The aetiology of CG is unknown, but chronic bladder infection and inflammation are postulated to be the main risk factors for the development of CG, 4 and chronic bladder irritation is the most common complaint in patients with this condition. 5 In the present report, the origin of the CG was the urethral catheter found into the bladder, which was presumably placed when the cat had a lower urinary tract disease 2 years previously. The catheter developed a chronic irritation and inflammation of the bladder mucosa, leading to the over-productive changes in the mucosal cells and glandular metaplasia of transitional epithelial cells. 5 The lesions involved the whole bladder wall, the urinary bladder neck and both uretervesicle junctions. The masses obstructed the bladder neck and infiltrated the ureters leading to hydroureters and hydronephrosis. However, the lesions of CG are more frequently localized at the bladder neck or on the trigone, and less common on the lateral bladder walls or in the urethra, pelvis and ureter. 6
In agreement with our observations, the most common clinical signs of CG are chronic haematuria2,3 and signs of chronic bladder irritation, such as frequency and dysuria. 6 In rare cases, CG may cause obstructive urinary signs,4,7 as in the present case.
The ultrasonographical appearance of CG is observed as masses arising from the bladder wall. However, these lesions cannot be distinguished from other conditions, such as simple inflammatory and neoplastic lesions, and biopsy is necessary in order to achieve the definitive diagnosis. 5
The treatment of CG consists of removing the source of irritation and eradication of urinary infection with long-term antibiotic administration, 5 although surgical treatment may be indicated in symptomatic patients, such as this cat. 7 Recurrence and progression from CG to adenocarcinoma of the bladder, 8 particularly the intestinal type, 5 have been reported.

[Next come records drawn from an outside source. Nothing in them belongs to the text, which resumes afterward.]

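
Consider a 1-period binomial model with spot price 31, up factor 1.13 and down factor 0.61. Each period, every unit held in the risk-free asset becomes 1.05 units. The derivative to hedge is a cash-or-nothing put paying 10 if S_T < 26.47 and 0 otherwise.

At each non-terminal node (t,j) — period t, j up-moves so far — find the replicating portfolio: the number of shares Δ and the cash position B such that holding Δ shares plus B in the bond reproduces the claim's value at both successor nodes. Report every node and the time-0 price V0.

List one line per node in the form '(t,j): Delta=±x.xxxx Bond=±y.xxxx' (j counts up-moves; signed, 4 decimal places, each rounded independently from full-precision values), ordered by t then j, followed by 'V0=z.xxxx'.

(0,0): Delta=-0.6203 Bond=20.6960
V0=1.4652

The replicating-portfolio and risk-neutral prices coincide; use p* = (1.05−0.61)/(1.13−0.61) = 0.8462 for the latter.
Payoff layer (t=1): V(1,0)=10.0000, V(1,1)=0.0000
(0,0): S=31.0000. Δ = (V_up−V_dn)/(S_up−S_dn) = (0.0000−10.0000)/(35.0300−18.9100) = -0.6203. V = [p*·0.0000 + (1−p*)·10.0000]/1.05 = 1.4652. B = V − Δ·S = 20.6960.
Check: Δ(0,0)·S0 + B(0,0) = 1.4652 = V0.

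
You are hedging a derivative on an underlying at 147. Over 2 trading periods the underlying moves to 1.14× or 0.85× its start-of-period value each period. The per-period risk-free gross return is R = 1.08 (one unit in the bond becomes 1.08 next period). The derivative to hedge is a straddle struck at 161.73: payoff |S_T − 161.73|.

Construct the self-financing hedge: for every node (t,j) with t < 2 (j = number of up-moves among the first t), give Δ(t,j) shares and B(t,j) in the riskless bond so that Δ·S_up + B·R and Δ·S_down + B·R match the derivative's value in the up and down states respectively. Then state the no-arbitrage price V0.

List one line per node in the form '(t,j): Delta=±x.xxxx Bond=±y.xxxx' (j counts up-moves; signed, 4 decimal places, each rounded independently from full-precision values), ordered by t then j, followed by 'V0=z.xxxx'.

(0,0): Delta=0.0098 Bond=21.8241
(1,0): Delta=-1.0000 Bond=149.7500
(1,1): Delta=0.2063 Bond=-9.3466
V0=23.2711

Under the risk-neutral measure, an up-move has probability p* = (R−d)/(u−d) = 0.7931 and values discount at R = 1.08.
Payoff layer (t=2): V(2,0)=55.5225, V(2,1)=19.2870, V(2,2)=29.3112
  t=1,j=0: stock 124.9500 → up 142.4430 (V=19.2870), down 106.2075 (V=55.5225). Price 24.8000; hedge Δ=-1.0000, bond B=149.7500.
  t=1,j=1: stock 167.5800 → up 191.0412 (V=29.3112), down 142.4430 (V=19.2870). Price 25.2197; hedge Δ=0.2063, bond B=-9.3466.
  t=0,j=0: stock 147.0000 → up 167.5800 (V=25.2197), down 124.9500 (V=24.8000). Price 23.2711; hedge Δ=0.0098, bond B=21.8241.
Root portfolio cost Δ·147+B reproduces V0=23.2711.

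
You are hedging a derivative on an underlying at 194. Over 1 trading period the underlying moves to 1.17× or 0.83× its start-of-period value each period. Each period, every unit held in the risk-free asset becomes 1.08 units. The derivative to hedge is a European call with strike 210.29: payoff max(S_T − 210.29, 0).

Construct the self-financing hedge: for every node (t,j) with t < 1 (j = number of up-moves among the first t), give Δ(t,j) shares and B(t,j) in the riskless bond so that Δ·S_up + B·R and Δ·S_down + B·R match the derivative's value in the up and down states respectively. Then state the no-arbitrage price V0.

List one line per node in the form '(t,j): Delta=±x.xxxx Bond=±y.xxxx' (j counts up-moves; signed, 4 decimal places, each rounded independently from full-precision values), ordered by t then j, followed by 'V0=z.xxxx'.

(0,0): Delta=0.2530 Bond=-37.7252
V0=11.3630

Under the risk-neutral measure, an up-move has probability p* = (R−d)/(u−d) = 0.7353 and values discount at R = 1.08.
At expiry t=1: V(1,0)=0.0000, V(1,1)=16.6900
Node (0,0) S=194.0000: V=(p*·16.6900+(1−p*)·0.0000)/1.08=11.3630; Δ=(16.6900−0.0000)/(226.9800−161.0200)=0.2530; B=V−Δ·S=-37.7252
The time-0 hedge costs 11.3630, which is the no-arbitrage price.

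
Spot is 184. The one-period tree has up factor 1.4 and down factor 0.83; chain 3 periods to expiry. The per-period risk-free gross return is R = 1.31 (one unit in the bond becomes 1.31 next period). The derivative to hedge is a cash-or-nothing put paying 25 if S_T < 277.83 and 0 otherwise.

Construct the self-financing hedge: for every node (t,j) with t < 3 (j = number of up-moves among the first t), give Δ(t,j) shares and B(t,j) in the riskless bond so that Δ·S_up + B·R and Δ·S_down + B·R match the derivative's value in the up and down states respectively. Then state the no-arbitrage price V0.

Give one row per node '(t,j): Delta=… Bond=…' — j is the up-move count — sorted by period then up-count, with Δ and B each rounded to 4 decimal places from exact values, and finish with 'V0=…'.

Since d<R<u, set p* = (R−d)/(u−d) = 0.8421; price each node as the discounted p*-expectation of its children.
Payoff layer (t=3): V(3,0)=25.0000, V(3,1)=25.0000, V(3,2)=0.0000, V(3,3)=0.0000
Node (2,0) S=126.7576: V=(p*·25.0000+(1−p*)·25.0000)/1.31=19.0840; Δ=(25.0000−25.0000)/(177.4606−105.2088)=0.0000; B=V−Δ·S=19.0840
Node (2,1) S=213.8080: V=(p*·0.0000+(1−p*)·25.0000)/1.31=3.0133; Δ=(0.0000−25.0000)/(299.3312−177.4606)=-0.2051; B=V−Δ·S=46.8729
Node (2,2) S=360.6400: V=(p*·0.0000+(1−p*)·0.0000)/1.31=0.0000; Δ=(0.0000−0.0000)/(504.8960−299.3312)=0.0000; B=V−Δ·S=0.0000
Node (1,0) S=152.7200: V=(p*·3.0133+(1−p*)·19.0840)/1.31=4.2372; Δ=(3.0133−19.0840)/(213.8080−126.7576)=-0.1846; B=V−Δ·S=32.4314
Node (1,1) S=257.6000: V=(p*·0.0000+(1−p*)·3.0133)/1.31=0.3632; Δ=(0.0000−3.0133)/(360.6400−213.8080)=-0.0205; B=V−Δ·S=5.6496
Node (0,0) S=184.0000: V=(p*·0.3632+(1−p*)·4.2372)/1.31=0.7442; Δ=(0.3632−4.2372)/(257.6000−152.7200)=-0.0369; B=V−Δ·S=7.5407
The time-0 hedge costs 0.7442, which is the no-arbitrage price.

(0,0): Delta=-0.0369 Bond=7.5407
(1,0): Delta=-0.1846 Bond=32.4314
(1,1): Delta=-0.0205 Bond=5.6496
(2,0): Delta=0.0000 Bond=19.0840
(2,1): Delta=-0.2051 Bond=46.8729
(2,2): Delta=0.0000 Bond=0.0000
V0=0.7442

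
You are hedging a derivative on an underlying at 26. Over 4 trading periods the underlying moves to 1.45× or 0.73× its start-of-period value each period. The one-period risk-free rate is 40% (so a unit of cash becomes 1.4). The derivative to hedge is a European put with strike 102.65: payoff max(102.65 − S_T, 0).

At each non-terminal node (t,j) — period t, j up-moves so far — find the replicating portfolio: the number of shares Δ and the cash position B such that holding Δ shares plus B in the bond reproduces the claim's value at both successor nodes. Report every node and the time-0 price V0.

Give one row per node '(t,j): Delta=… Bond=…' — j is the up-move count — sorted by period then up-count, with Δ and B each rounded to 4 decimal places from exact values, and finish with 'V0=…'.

(0,0): Delta=-0.8073 Bond=24.1084
(1,0): Delta=-1.0000 Bond=37.4089
(1,1): Delta=-0.8001 Bond=33.4788
(2,0): Delta=-1.0000 Bond=52.3724
(2,1): Delta=-1.0000 Bond=52.3724
(2,2): Delta=-0.7926 Bond=46.4597
(3,0): Delta=-1.0000 Bond=73.3214
(3,1): Delta=-1.0000 Bond=73.3214
(3,2): Delta=-1.0000 Bond=73.3214
(3,3): Delta=-0.7848 Bond=64.4259
V0=3.1182

No-arbitrage ⇒ martingale measure with p* = (R−d)/(u−d) = 0.9306.
Terminal values V(4,·): V(4,0)=95.2665, V(4,1)=87.9841, V(4,2)=73.5190, V(4,3)=44.7871, V(4,4)=0.0000
  t=3,j=0: stock 10.1144 → up 14.6659 (V=87.9841), down 7.3835 (V=95.2665). Price 63.2070; hedge Δ=-1.0000, bond B=73.3214.
  t=3,j=1: stock 20.0903 → up 29.1310 (V=73.5190), down 14.6659 (V=87.9841). Price 53.2311; hedge Δ=-1.0000, bond B=73.3214.
  t=3,j=2: stock 39.9055 → up 57.8629 (V=44.7871), down 29.1310 (V=73.5190). Price 33.4160; hedge Δ=-1.0000, bond B=73.3214.
  t=3,j=3: stock 79.2643 → up 114.9332 (V=0.0000), down 57.8629 (V=44.7871). Price 2.2216; hedge Δ=-0.7848, bond B=64.4259.
  t=2,j=0: stock 13.8554 → up 20.0903 (V=53.2311), down 10.1144 (V=63.2070). Price 38.5170; hedge Δ=-1.0000, bond B=52.3724.
  t=2,j=1: stock 27.5210 → up 39.9054 (V=33.4160), down 20.0903 (V=53.2311). Price 24.8514; hedge Δ=-1.0000, bond B=52.3724.
  t=2,j=2: stock 54.6650 → up 79.2642 (V=2.2216), down 39.9055 (V=33.4160). Price 3.1342; hedge Δ=-0.7926, bond B=46.4597.
  t=1,j=0: stock 18.9800 → up 27.5210 (V=24.8514), down 13.8554 (V=38.5170). Price 18.4289; hedge Δ=-1.0000, bond B=37.4089.
  t=1,j=1: stock 37.7000 → up 54.6650 (V=3.1342), down 27.5210 (V=24.8514). Price 3.3159; hedge Δ=-0.8001, bond B=33.4788.
  t=0,j=0: stock 26.0000 → up 37.7000 (V=3.3159), down 18.9800 (V=18.4289). Price 3.1182; hedge Δ=-0.8073, bond B=24.1084.
Check: Δ(0,0)·S0 + B(0,0) = 3.1182 = V0.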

In our case, periodic bladder ultrasonography was performed and after 2 years recurrence has not been detected.
Conclusion
CG is a rare condition in cats. The ultrasonographical appearance resembles a bladder malignancy lesion, and the diagnosis is achieved by histology.
Footnotes
Funding
The authors received no specific grant from any funding agency in the public, commercial or not-for-profit sectors for the preparation of this case report.
Conflict of interest
The authors do not have any potential conflicts of interest to declare.